New car sales research from Europe shows that General Motors Co.’s (NYSE: GM) fortunes in the region have gotten much worse. Its decade-old string of losses is guaranteed to continue. Whatever car analysts believed in the past (and many believed GM’s efforts in the region have been shattered for some time), the largest U.S. car company has reached the point where it is impossible to recover.
The February data for Europe car sales show a drop of 10.5%, compared with the same period a year ago. This is the lowest level since the European Automobile Manufacturers Association (ACEA) began to keep figures. February sales of cars and light trucks in the European Union dropped to 795,482.
GM’s numbers were much worse when put against the regional average, which means it also has fallen further behind the market leaders. GM’s total sales dropped 20.6% year-over-year to 57,410 in February. Its market share dropped from 8.1% to 7.2% for the same period.
The major nemesis to all manufacturers that do business in Europe is Volkswagen — not only the largest company in the region by sales, but one that continues to gain market share. VW’s sales dropped 7.4% in February over the same month a year ago to 195,608, but its market share rose from 23.8% to 24.6%. VW remains more dominant in its home market than GM is in the United States.

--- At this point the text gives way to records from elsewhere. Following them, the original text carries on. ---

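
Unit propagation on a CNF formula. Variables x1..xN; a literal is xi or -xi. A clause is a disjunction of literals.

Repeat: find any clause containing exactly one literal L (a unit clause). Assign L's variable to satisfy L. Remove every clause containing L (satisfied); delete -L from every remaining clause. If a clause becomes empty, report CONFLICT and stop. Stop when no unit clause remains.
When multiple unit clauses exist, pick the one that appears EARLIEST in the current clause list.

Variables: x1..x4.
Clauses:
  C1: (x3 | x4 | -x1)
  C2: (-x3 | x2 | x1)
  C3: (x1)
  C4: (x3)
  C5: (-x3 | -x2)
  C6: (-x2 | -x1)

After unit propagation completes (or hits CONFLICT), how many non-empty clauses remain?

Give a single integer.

Answer: 0

Derivation:
unit clause [1] forces x1=T; simplify:
  drop -1 from [3, 4, -1] -> [3, 4]
  drop -1 from [-2, -1] -> [-2]
  satisfied 2 clause(s); 4 remain; assigned so far: [1]
unit clause [3] forces x3=T; simplify:
  drop -3 from [-3, -2] -> [-2]
  satisfied 2 clause(s); 2 remain; assigned so far: [1, 3]
unit clause [-2] forces x2=F; simplify:
  satisfied 2 clause(s); 0 remain; assigned so far: [1, 2, 3]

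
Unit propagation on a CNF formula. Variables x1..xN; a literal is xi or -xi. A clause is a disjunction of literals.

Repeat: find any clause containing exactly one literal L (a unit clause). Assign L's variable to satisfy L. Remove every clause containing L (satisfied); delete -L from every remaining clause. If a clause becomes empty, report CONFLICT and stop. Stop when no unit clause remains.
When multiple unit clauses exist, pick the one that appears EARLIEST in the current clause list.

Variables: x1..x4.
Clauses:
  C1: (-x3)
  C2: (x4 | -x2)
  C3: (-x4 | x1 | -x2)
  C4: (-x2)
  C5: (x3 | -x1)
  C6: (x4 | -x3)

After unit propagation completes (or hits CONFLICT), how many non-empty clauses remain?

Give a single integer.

unit clause [-3] forces x3=F; simplify:
  drop 3 from [3, -1] -> [-1]
  satisfied 2 clause(s); 4 remain; assigned so far: [3]
unit clause [-2] forces x2=F; simplify:
  satisfied 3 clause(s); 1 remain; assigned so far: [2, 3]
unit clause [-1] forces x1=F; simplify:
  satisfied 1 clause(s); 0 remain; assigned so far: [1, 2, 3]

Answer: 0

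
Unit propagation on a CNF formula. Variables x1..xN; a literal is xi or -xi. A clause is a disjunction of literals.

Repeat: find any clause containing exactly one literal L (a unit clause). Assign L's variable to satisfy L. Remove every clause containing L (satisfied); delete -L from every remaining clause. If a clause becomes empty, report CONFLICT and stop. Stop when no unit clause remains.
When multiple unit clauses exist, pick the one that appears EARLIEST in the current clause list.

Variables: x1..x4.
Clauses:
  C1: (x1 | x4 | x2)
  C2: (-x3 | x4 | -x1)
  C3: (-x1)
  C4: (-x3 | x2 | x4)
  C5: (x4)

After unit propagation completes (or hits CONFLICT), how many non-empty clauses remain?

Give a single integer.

unit clause [-1] forces x1=F; simplify:
  drop 1 from [1, 4, 2] -> [4, 2]
  satisfied 2 clause(s); 3 remain; assigned so far: [1]
unit clause [4] forces x4=T; simplify:
  satisfied 3 clause(s); 0 remain; assigned so far: [1, 4]

Answer: 0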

A number of other modest-sized companies in the market also outpaced GM. Among these were BMW, which has 5.8% of the market, Daimler, which has 5.3%, Toyota Motor Corp. (NYSE: TM), which has 4.1%, and Hyundai, which has 3.9%. All of these are above their market share in February 2012. The Asia manufacturers have successfully pushed into the market, while the local luxury car companies continue to add to their edges.
In Europe, GM is boxed in among a larger competitor, Asian firms and the luxury end of the market. There is no reason to believe that these trends will end.
If GM was at a tipping point in Europe, as management tries to turn the operation around, that operation is now officially doomed.